Kedua, kesukaran diantara membedakan
fase-fase pendidikan dan lamanya belajar karena tidak ada masa tertentu yang
mengikat murid-murid untuk belajar pada setiap lembaga pendidikan. Sebelum
berdirinya madrasah, tidak ada tingkatan dalam pendidikan Islam, tetapi tidak
hanya satu tingkat yang bermula di Kuttab
dan berakhir di diskusi halaqah.
Tidak ada kurikulum khusus yang diikuti oleh seluruh umat Islam. Dilembaga Kuttab biasanya diajarkan membaca dan
menulis disamping Alquran. Kadang diajarkan bahasa, nahwu, dan arudh.[7]
2. Kurikulum Pendidikan Tinggi
Kurikulum
pendidikan tinggi (halaqah) bervariasi
tergantung pada syaikh yang mau
mengajar. Para mahasiswa tidak terikat untuk mempelajari mata pelajaran
tertentu, demikian juga guru tidak mewajibkan kepada mahasiswa untuk mengikuti
kurikulum tertentu. Mahasiswa bebas untuk mengikuti pelajaran di sebuah halaqah dan berpindah dari sebuah halaqah ke halaqah yang lain, bahkan dari satu kota ke kota lain.

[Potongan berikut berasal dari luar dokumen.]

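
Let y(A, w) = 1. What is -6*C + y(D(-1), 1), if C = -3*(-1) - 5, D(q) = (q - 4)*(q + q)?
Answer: 13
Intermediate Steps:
D(q) = 2*q*(-4 + q) (D(q) = (-4 + q)*(2*q) = 2*q*(-4 + q))
C = -2 (C = 3 - 5 = -2)
-6*C + y(D(-1), 1) = -6*(-2) + 1 = 12 + 1 = 13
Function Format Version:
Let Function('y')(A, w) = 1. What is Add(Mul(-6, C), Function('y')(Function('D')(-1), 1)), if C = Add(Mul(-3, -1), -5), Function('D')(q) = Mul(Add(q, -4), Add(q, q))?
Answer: 13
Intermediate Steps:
Function('D')(q) = Mul(2, q, Add(-4, q)) (Function('D')(q) = Mul(Add(-4, q), Mul(2, q)) = Mul(2, q, Add(-4, q)))
C = -2 (C = Add(3, -5) = -2)
Add(Mul(-6, C), Function('y')(Function('D')(-1), 1)) = Add(Mul(-6, -2), 1) = Add(12, 1) = 13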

Menurut
Rahman, pendidikan jenis ini disebut pendidikan orang dewasa karena diberikan
kepada orang banyak yang tujuan utamanya adalah untuk mengajarkan mereka
mengenai Alquran dan agama.[8]
2.
Metode Pendidikan (Aspek Epistemologis)
Adapun
dalam tinjauan filsafat, secara epistemologis di dalam filsafat Islam dikenal
istilah metode bayani, burhani, dan „irfani. Terkait dengan pembahasan
makalah ini, pendidikan Islam di masa Dinasti Umayah tampaknya masih didominasi
oleh metode bayani, terutama selama abad I H.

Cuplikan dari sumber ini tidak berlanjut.